Ok, but the basis in your example is linearly independent in the finite sense, is not it?

By the way are you really a high school student?

Thx

 

[micromass]

Ok, but the basis in your example is linearly independent in the finite sense, is not it?

Indeed. So you probably propose some kind of independence in the sense

$$\sum{\alpha_i e_i}=0~\Rightarrow~\alpha_i=0$$

But even then, I see a problem. It's not because an element is in the closure of the span that it can be written as a series of those elements. For example, take

$$\mathcal{C}([0,1])$$

with $\|~\|_\infty$ (yes, I realize that this is not a Hilbert space).
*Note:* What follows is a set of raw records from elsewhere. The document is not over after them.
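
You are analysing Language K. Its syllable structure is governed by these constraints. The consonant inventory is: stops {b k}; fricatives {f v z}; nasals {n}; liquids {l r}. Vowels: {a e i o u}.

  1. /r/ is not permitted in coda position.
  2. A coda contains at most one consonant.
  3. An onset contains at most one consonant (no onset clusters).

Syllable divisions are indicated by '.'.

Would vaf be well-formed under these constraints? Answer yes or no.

vaf — σ1 onset /v/, coda /f/ ok → well-formed

yes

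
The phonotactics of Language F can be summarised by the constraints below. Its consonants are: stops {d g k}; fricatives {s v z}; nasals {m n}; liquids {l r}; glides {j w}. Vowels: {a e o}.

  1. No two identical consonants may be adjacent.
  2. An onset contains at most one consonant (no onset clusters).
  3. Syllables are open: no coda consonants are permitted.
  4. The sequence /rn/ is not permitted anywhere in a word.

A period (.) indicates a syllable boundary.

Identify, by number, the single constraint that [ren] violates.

[ren]: syllable 1 coda /n/ has 1 consonant (> 0).
This is a violation of constraint 3: "Syllables are open: no coda consonants are permitted."
The remaining constraints (1, 2, 4) are satisfied.

3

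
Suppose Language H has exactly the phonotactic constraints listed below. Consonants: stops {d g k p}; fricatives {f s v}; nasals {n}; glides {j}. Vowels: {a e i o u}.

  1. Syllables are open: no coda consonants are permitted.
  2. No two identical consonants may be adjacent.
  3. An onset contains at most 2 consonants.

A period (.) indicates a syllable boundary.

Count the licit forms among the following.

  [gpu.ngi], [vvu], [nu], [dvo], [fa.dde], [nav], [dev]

3

[gpu.ngi] — σ1 onset /gp/ (2C), coda /∅/ ok; σ2 onset /ng/ (2C), coda /∅/ ok → licit
[vvu] — violates constraint 2: adjacent identical consonants /vv/ → illicit
[nu] — σ1 onset /n/, coda /∅/ ok → licit
[dvo] — σ1 onset /dv/ (2C), coda /∅/ ok → licit
[fa.dde] — violates constraint 2: adjacent identical consonants /dd/ → illicit
[nav] — violates constraint 1: syllable 1 coda /v/ has 1 consonant (> 0) → illicit
[dev] — violates constraint 1: syllable 1 coda /v/ has 1 consonant (> 0) → illicit
Licit: [gpu.ngi], [nu], [dvo] → 3.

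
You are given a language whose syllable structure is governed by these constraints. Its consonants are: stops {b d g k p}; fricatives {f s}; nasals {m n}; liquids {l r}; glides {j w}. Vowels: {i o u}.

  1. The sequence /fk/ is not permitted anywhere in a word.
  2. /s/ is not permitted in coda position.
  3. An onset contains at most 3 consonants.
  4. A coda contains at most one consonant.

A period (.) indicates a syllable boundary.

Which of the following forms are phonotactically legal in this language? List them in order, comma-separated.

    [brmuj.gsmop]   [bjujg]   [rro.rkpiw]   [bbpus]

[brmuj.gsmop] — σ1 onset /brm/ (3C), coda /j/ ok; σ2 onset /gsm/ (3C), coda /p/ ok → phonotactically legal
[bjujg] — violates constraint 4: syllable 1 coda /jg/ has 2 consonants (> 1) → phonotactically illegal
[rro.rkpiw] — σ1 onset /rr/ (2C), coda /∅/ ok; σ2 onset /rkp/ (3C), coda /w/ ok → phonotactically legal
[bbpus] — violates constraint 2: syllable 1 coda contains /s/ → phonotactically illegal

[brmuj.gsmop], [rro.rkpiw]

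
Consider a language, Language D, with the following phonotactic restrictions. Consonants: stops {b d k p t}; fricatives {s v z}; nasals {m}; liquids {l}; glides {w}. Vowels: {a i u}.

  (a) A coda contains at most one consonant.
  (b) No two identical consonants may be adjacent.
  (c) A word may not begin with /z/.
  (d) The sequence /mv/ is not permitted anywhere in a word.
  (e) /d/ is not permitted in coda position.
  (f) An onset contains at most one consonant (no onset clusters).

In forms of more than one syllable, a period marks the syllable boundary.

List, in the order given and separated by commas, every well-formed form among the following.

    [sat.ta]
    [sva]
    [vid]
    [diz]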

Then the set

$$\{1,x,x^2,x^3,...\}$$

is linearly independent and its span is dense (by the Weierstrass approximation theorem). But not every continuous function can be written as $\sum \alpha_nx^n$. This would imply that all continuous functions are analytic, which is not true.

But then again, this is not a Hilbert space. What could change in a Hilbert space is that you always have an orthonormal basis (which may not be countable). So that might change things.